I have found help with datetime here, and converting time here, but when I put the two together I don't get the right times. It could be something with the UTC string at the end of each published_at value.
The error it throws is:
tweets['minsSince'] = tweets.apply(timesince,axis=1)
...
TypeError: ('string indices must be integers, not str', u'occurred at index 0')
Thanks for any help.
#Import stuff
from datetime import datetime
import time
import pandas as pd
from pandas import DataFrame
#Read the csv file
tweets = pd.read_csv('BostonTWEETS.csv')
tweets.head()
#The first tweet's published_at time
starttime = datetime (2013, 04, 15, 20, 17, 18)

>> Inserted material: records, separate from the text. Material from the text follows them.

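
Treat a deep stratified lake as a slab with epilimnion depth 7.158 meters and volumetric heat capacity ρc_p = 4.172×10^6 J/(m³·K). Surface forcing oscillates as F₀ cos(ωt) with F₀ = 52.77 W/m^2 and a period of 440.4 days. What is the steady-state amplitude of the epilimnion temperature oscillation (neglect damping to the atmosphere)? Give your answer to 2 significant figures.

11 K

Areal heat capacity C = ρc_p × D = 4.172×10^6 × 7.158 = 2.99×10^7 J m⁻² K⁻¹.
Angular frequency ω = 2π / T = 2π / 3.81×10^7 s = 1.65×10^-7 s⁻¹.
Cω = 2.99×10^7 × 1.65×10^-7 = 4.93 W/(m²·K).
Amplitude A = F₀ / (Cω) = 52.77 / 4.93 = 10.7 K.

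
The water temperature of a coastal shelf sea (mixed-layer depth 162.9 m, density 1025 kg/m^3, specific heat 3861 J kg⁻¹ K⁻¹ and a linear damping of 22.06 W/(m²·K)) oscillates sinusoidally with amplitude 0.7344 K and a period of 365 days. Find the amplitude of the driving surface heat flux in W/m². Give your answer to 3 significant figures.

Areal heat capacity C = ρ c_p D = 1025 × 3861 × 162.9 = 6.45×10^8 J m⁻² K⁻¹.
ω = 2π / 3.15×10^7 s = 1.99×10^-7 s⁻¹.
√((Cω)² + λ²) = √((128)² + 22.06²) = 130 W/(m²·K).
F₀ = A × √((Cω)²+λ²) = 0.7344 × 130 = 95.7 W/m².

95.7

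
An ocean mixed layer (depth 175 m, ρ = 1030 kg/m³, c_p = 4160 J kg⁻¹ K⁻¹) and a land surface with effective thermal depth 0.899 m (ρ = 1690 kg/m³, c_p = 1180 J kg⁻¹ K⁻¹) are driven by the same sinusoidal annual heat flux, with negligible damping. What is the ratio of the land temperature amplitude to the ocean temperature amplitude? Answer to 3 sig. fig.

C_ocean = 1030 × 4160 × 175 = 7.50×10^8 J/(m²·K).
C_land = 1690 × 1180 × 0.899 = 1.79×10^6 J/(m²·K).
Undamped amplitude ∝ 1/C, so A_land/A_ocean = C_ocean/C_land = 418.

418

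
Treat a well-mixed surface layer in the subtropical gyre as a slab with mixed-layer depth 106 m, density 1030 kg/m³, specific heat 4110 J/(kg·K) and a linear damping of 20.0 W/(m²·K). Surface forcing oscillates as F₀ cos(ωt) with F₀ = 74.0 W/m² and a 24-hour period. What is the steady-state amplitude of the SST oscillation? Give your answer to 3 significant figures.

0.00227 K

Areal heat capacity C = ρ c_p D = 1030 × 4110 × 106 = 4.49×10^8 J/(m^2 K).
Angular frequency ω = 2π / T = 2π / 86400 s = 7.27×10^-5 s⁻¹.
√((Cω)² + λ²) = √((32600)² + 20.0²) = 32600 W/(m²·K).
Amplitude A = F₀ / √((Cω)²+λ²) = 74.0 / 32600 = 0.00227 K.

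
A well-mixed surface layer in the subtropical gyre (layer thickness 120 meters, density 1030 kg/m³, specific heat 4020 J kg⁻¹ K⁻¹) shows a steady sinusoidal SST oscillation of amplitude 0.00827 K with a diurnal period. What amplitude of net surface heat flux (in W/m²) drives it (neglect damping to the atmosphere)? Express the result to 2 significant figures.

300

Areal heat capacity C = ρ c_p D = 1030 × 4020 × 120 = 4.97×10^8 J/(m^2 K).
ω = 2π / 86400 s = 7.27×10^-5 s⁻¹.
Cω = 4.97×10^8 × 7.27×10^-5 = 36100 W/(m²·K).
F₀ = A × Cω = 0.00827 × 36100 = 299 W/m².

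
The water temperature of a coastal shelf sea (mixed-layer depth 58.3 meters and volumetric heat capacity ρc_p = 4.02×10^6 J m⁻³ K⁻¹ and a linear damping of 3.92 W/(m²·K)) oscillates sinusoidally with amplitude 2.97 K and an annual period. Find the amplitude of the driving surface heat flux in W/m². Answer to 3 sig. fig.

139

Areal heat capacity C = ρc_p × D = 4.02×10^6 × 58.3 = 2.34×10^8 J m⁻² K⁻¹.
ω = 2π / 3.15×10^7 s = 1.99×10^-7 s⁻¹.
√((Cω)² + λ²) = √((46.7)² + 3.92²) = 46.9 W/(m²·K).
F₀ = A × √((Cω)²+λ²) = 2.97 × 46.9 = 139 W/m².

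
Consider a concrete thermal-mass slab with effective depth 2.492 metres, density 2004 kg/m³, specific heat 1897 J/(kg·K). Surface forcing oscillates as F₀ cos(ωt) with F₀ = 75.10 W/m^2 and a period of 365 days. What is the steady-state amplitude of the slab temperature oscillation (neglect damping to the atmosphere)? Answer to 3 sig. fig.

Areal heat capacity C = ρ c_p D = 2004 × 1897 × 2.492 = 9.47×10^6 J/(m²·K).
Angular frequency ω = 2π / T = 2π / 3.15×10^7 s = 1.99×10^-7 s⁻¹.
Cω = 9.47×10^6 × 1.99×10^-7 = 1.89 W/(m²·K).
Amplitude A = F₀ / (Cω) = 75.10 / 1.89 = 39.8 K.

39.8 K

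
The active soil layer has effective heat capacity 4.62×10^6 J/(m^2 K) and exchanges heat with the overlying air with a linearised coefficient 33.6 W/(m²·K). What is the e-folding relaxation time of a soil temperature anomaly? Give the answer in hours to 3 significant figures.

Areal heat capacity C = 4.62×10^6 J/(m^2 K) (given).
Relaxation time τ = C / λ = 4.62×10^6 / 33.6 = 1.38×10^5 s.
In hours: 1.38×10^5 s / (3600 s/hour) = 38.2 hours.

38.2 hours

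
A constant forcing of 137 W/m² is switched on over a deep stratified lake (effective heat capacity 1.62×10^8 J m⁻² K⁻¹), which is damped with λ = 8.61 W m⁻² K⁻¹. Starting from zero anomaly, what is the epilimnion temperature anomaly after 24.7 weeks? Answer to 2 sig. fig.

Areal heat capacity C = 1.62×10^8 J m⁻² K⁻¹ (given).
τ = C / λ = 1.62×10^8 / 8.61 = 1.88×10^7 s.
Equilibrium anomaly ΔT_eq = F / λ = 137 / 8.61 = 15.9 K.
t = 24.7 weeks = 1.49×10^7 s, so t/τ = 0.794.
ΔT(t) = ΔT_eq (1 − e^(−t/τ)) = 15.9 × (1 − e^−0.794) = 8.72 K.

8.7 K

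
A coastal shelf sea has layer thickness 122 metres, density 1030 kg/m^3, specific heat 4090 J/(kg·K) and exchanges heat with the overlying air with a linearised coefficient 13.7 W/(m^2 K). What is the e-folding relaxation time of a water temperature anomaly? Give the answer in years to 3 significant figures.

Areal heat capacity C = ρ c_p D = 1030 × 4090 × 122 = 5.14×10^8 J m⁻² K⁻¹.
Relaxation time τ = C / λ = 5.14×10^8 / 13.7 = 3.75×10^7 s.
In years: 3.75×10^7 s / (3.156×10^7 s/year) = 1.19 years.

1.19 years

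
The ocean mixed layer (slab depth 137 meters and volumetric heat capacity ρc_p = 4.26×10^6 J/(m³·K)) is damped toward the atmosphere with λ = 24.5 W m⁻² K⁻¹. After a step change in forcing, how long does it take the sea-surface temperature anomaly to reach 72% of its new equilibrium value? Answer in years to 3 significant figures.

0.961 years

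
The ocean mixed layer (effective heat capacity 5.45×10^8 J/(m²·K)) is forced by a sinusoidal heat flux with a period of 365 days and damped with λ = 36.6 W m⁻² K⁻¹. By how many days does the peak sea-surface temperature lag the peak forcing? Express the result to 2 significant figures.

Areal heat capacity C = 5.45×10^8 J/(m²·K) (given).
ω = 2π / 3.15×10^7 s = 1.99×10^-7 s⁻¹.
Phase lag φ = arctan(Cω/λ) = arctan(109/36.6) = 1.25 rad.
Time lag = φ / ω = 1.25 / 1.99×10^-7 = 6.25×10^6 s = 72.4 days.

72 days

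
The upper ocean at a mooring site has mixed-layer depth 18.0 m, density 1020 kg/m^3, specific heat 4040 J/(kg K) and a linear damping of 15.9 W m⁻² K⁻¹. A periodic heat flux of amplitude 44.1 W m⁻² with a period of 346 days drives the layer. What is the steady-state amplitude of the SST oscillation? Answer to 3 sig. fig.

1.98 K

Areal heat capacity C = ρ c_p D = 1020 × 4040 × 18.0 = 7.42×10^7 J/(m^2 K).
Angular frequency ω = 2π / T = 2π / 2.99×10^7 s = 2.10×10^-7 s⁻¹.
√((Cω)² + λ²) = √((15.6)² + 15.9²) = 22.3 W/(m²·K).
Amplitude A = F₀ / √((Cω)²+λ²) = 44.1 / 22.3 = 1.98 K.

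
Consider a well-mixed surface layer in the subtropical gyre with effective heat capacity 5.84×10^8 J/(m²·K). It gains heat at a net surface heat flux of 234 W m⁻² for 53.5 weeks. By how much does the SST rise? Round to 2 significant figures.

Areal heat capacity C = 5.84×10^8 J/(m²·K) (given).
Net heat input Q = F Δt = 234 × (53.5 weeks × 6.048×10^5 s/week) = 7.57×10^9 J/m².
ΔT = Q / C = 7.57×10^9 / 5.84×10^8 = 13.0 K.

13 K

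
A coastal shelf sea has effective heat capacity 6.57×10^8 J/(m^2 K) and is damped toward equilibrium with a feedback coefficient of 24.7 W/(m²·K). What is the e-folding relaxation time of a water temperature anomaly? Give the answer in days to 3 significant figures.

Areal heat capacity C = 6.57×10^8 J/(m^2 K) (given).
Relaxation time τ = C / λ = 6.57×10^8 / 24.7 = 2.66×10^7 s.
In days: 2.66×10^7 s / (86400 s/day) = 308 days.

308 days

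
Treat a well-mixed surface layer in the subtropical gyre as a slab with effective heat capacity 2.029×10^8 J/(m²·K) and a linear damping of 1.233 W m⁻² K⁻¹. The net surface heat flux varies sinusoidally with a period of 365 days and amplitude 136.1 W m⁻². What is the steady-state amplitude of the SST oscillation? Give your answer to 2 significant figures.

3.4 K

Areal heat capacity C = 2.029×10^8 J/(m²·K) (given).
Angular frequency ω = 2π / T = 2π / 3.15×10^7 s = 1.99×10^-7 s⁻¹.
√((Cω)² + λ²) = √((40.4)² + 1.233²) = 40.4 W/(m²·K).
Amplitude A = F₀ / √((Cω)²+λ²) = 136.1 / 40.4 = 3.37 K.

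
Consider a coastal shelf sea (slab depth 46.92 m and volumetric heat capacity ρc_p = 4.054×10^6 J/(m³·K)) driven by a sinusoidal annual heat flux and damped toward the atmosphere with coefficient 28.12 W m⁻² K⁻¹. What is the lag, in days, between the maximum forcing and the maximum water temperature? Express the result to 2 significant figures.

Areal heat capacity C = ρc_p × D = 4.054×10^6 × 46.92 = 1.90×10^8 J m⁻² K⁻¹.
ω = 2π / 3.15×10^7 s = 1.99×10^-7 s⁻¹.
Phase lag φ = arctan(Cω/λ) = arctan(37.9/28.12) = 0.932 rad.
Time lag = φ / ω = 0.932 / 1.99×10^-7 = 4.68×10^6 s = 54.2 days.

54 days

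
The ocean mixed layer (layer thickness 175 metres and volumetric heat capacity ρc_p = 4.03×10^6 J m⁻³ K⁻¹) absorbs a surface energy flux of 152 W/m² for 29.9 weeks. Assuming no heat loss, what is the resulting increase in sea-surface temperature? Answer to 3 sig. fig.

3.90 K

Areal heat capacity C = ρc_p × D = 4.03×10^6 × 175 = 7.05×10^8 J m⁻² K⁻¹.
Net heat input Q = F Δt = 152 × (29.9 weeks × 6.048×10^5 s/week) = 2.75×10^9 J/m².
ΔT = Q / C = 2.75×10^9 / 7.05×10^8 = 3.90 K.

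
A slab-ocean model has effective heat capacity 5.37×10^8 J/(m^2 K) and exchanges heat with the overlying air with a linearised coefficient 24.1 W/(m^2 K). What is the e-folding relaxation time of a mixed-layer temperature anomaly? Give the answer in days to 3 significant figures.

258 days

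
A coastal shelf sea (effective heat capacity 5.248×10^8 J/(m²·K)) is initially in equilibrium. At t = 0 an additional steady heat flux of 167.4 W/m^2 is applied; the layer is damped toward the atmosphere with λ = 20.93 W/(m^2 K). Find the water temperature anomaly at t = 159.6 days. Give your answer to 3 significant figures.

3.38 K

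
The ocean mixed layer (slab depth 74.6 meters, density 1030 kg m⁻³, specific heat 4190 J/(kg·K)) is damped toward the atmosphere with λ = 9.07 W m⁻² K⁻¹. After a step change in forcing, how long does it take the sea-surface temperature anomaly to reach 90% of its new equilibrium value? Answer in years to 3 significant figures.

Areal heat capacity C = ρ c_p D = 1030 × 4190 × 74.6 = 3.22×10^8 J/(m²·K).
τ = C / λ = 3.22×10^8 / 9.07 = 3.55×10^7 s.
Fraction reached: 1 − e^(−t/τ) = 0.90 ⇒ t = −τ ln(1 − 0.90) = τ × 2.30.
t = 8.17×10^7 s = 2.59 years.

2.59 years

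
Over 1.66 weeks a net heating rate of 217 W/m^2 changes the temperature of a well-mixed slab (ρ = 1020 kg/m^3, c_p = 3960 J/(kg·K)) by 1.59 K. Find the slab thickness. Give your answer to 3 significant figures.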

#Run through the document and calculate the minutes since the first tweet
def timesince(row):
minsSince = int()
tweetTime = row['published_at']
ts = time.strftime('%Y-%m-%d %H:%M:%S', time.strptime(tweetTime['published_at'], '%Y-%m-%d %H:%M:%S %UTC'))
timediff = (tweetTime - starttime)
minsSince.append("timediff")
return ",".join(minsSince)
tweets['minsSince'] = tweets.apply(timesince,axis=1)
df = DataFrame(tweets)
print(df)
Sample csv file of first 5 rows.
#Import stuff
from datetime import datetime
import time
import pandas as pd
from pandas import DataFrame
#Read the csv file
tweets = pd.read_csv('sample.csv')
tweets.head()
#The first tweet's published_at time
starttime = tweets.published_at.values[0]
starttime = datetime.strptime(starttime, '%Y-%m-%d %H:%M:%S UTC')
#Run through the document and calculate the minutes since the first tweet
def timesince(row):
ts = datetime.strptime(row, '%Y-%m-%d %H:%M:%S UTC')
timediff = (ts- starttime)
timediff = divmod(timediff.days * 86400 + timediff.seconds, 60)
return timediff[0]
tweets['minSince'] = 0
tweets.minSince = tweets.published_at.map(timesince)
df = DataFrame(tweets)
print(df)
I hope this is what you are looking for.